Day 68....Saturday, October 15, update on engine delivery

Noon, Saturday.

As I reported yesterday, the UPS-contracted Canada Cartage truck with my new engine on it broke down a little more than five hours into its 46 hour journey from Salt Lake City to Edmonton Alberta on Thursday night, so it did not arrive in Edmonton this morning at 10:30 as scheduled. Just to be sure, I called Canada Cartage's Edmonton dispatch office  and spoke with Tahil. She told me that the truck is still broken down and she has no word on when it will be back on the road, but took my contact information and assured me she would call me when it was back on the road with a new update of its arrival estimate.  (As an aside, I always thought when these things happen, they always dispatch another truck to pick up the goods and get them delivered, but I guess I was wrong.)

Marika at Pacific Northwest assured me that if the engine arrives in Edmonton by 3:00 p.m. Monday, it will be on their Monday evening truck and arrive here Wednesday morning, just in time for Travis to install my engine and, assuming no more problems, just in time for me to load the Defender and drive it to Skagway on Sunday over White Pass, make that white White Pass since snow is forecast for that Sunday, to catch the Monday ferry.  Tahil confirmed this also since the two terminals are near each other. If it does not make that truck, I have no choice but to dust off Plan B, not a very pleasant thought.

Assuming a linear relationship with delivery times, not always a safe bet, I still have until 10:00 p.m. tonight before I give up on Plan A. After that, it goes out the window. Being the optimist that I am, I will still hold out hope for another 10 hours. 

Needless to ask, who I am to cast stones at someone for a mechanical breakdown?  I just wonder what the truck driver's plans A and B were.
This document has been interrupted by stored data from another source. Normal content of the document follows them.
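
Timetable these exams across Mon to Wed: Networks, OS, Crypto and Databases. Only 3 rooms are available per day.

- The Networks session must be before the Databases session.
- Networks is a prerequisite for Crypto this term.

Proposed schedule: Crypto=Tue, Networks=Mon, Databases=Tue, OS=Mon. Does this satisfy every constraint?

Networks is a prerequisite for Crypto this term — holds.
The Networks session must be before the Databases session — holds.
Only 3 rooms are available per day — holds.

Yes, all constraints hold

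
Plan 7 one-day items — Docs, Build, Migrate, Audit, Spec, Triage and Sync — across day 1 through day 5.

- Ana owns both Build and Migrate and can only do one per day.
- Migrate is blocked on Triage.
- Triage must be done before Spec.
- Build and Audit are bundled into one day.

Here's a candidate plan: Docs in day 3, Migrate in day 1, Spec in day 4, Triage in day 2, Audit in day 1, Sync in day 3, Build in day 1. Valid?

No — it violates: Ana owns both Build and Migrate and can only do one per day

Ana owns both Build and Migrate and can only do one per day — violated.
Migrate is blocked on Triage — violated.
Triage must be done before Spec — holds.
Build and Audit are bundled into one day — holds.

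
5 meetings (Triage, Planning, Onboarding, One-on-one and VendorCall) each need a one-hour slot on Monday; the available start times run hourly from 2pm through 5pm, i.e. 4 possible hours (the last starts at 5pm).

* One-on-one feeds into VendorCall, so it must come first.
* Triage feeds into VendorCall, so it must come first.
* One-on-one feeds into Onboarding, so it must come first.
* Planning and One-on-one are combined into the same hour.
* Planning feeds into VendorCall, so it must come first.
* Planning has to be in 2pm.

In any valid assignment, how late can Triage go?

Downstream work caps Triage at 4pm.
Triage at 4pm is achievable: Onboarding in 3pm, One-on-one in 2pm, VendorCall in 5pm, Planning in 2pm, Triage in 4pm.

4pm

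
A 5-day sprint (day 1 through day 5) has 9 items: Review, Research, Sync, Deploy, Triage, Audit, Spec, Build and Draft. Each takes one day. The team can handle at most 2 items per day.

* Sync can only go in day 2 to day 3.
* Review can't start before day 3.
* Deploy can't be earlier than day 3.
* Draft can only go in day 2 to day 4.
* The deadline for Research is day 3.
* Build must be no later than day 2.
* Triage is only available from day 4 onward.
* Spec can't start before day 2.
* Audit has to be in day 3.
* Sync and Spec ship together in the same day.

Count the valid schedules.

Splitting on Review: it can be day 3 (3), day 4 (6), day 5 (9). Listing each branch's schedules as (Research, Sync, Deploy, Triage, Audit, Spec, Build, Draft) by day number:
Review=day 3: (1,2,4,5,3,2,1,4) (1,2,5,4,3,2,1,4) (1,2,5,5,3,2,1,4) — 3.
Review=day 4: (1,2,3,5,3,2,1,4) (1,2,4,5,3,2,1,3) (1,2,5,4,3,2,1,3) (1,2,5,5,3,2,1,3) (1,2,5,5,3,2,1,4) (3,2,5,5,3,2,1,4) — 6.
Review=day 5: (1,2,3,4,3,2,1,4) (1,2,3,5,3,2,1,4) (1,2,4,4,3,2,1,3) (1,2,4,5,3,2,1,3) (1,2,4,5,3,2,1,4) (1,2,5,4,3,2,1,3) (1,2,5,4,3,2,1,4) (3,2,4,5,3,2,1,4) (3,2,5,4,3,2,1,4) — 9.
Summing: 3 + 6 + 9 = 18.

18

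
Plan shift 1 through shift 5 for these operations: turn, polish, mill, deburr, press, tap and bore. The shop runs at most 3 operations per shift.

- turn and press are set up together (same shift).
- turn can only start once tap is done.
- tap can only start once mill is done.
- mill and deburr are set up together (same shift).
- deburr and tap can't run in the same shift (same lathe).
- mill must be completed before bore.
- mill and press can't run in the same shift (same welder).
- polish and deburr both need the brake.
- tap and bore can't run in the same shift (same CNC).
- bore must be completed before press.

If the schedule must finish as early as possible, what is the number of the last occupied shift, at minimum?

The precedence chain requires at least 3 distinct shifts.
With at most 3 per shift and 7 operations, at least 3 shifts are needed.
Could 3 shifts be enough, i.e. nothing placed later than shift 3? No: tap must come after mill (at shift 1 or later) → {shift 2, shift 3}; mill must come before tap (at shift 3 or earlier) → {shift 1, shift 2}; press must come after bore (at shift 1 or later) → {shift 2, shift 3}; bore must come before press (at shift 3 or earlier) → {shift 1, shift 2}; bore must come after mill (at shift 1 or later) → {shift 2}; turn must come after tap (at shift 2 or later) → {shift 3}; tap must come before turn (at shift 3 or earlier) → {shift 2}; bore can't share with tap (shift 2) → nothing is left.
So 3 shifts is not enough.
4 works (last occupied shift: shift 4): for example deburr in shift 1, mill in shift 1, bore in shift 3, turn in shift 4, tap in shift 2, press in shift 4, polish in shift 2.

4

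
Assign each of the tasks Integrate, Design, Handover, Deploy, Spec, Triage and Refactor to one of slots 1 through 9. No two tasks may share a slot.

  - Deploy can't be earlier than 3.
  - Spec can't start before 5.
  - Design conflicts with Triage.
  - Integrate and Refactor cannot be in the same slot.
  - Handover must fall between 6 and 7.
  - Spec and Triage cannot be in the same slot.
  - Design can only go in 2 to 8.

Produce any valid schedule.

Refactor=7; Integrate=1; Design=2; Triage=4; Spec=5; Deploy=3; Handover=6

Checking: Integrate(1) != Refactor(7); Spec(5) != Triage(4); Design(2) != Triage(4); Spec=5 in [5,9]; Handover=6 in [6,7]; Deploy=3 in [3,9]; Design=2 in [2,8]; max 1 per slot (cap 1).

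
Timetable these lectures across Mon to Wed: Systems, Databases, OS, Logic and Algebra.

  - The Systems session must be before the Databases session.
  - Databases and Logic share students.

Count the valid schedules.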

Oh, one more thing.  I just looked at the weather forecast for Whitehorse for next week. Snow is forecast Monday-Wednesday, which just so happens to coincide with the truck haul, hopefully with my engine on it, from Edmonton to Whitehorse.  I sure hope Marika's statement that weather never disrupted their (Pacific Northwest) deliveries holds true.

We will see what happens.

At the start of this trip, as I sketched out my ideas for the book on my eight long road camping trips, I decided to make "problems and solutions on the road" one of the major themes. Little did I realize that this trip would have not one but several major problems. The only thing wrong with this latest problem is that I can't seem to find a solution that holds for very long. That is turning out to be the problem.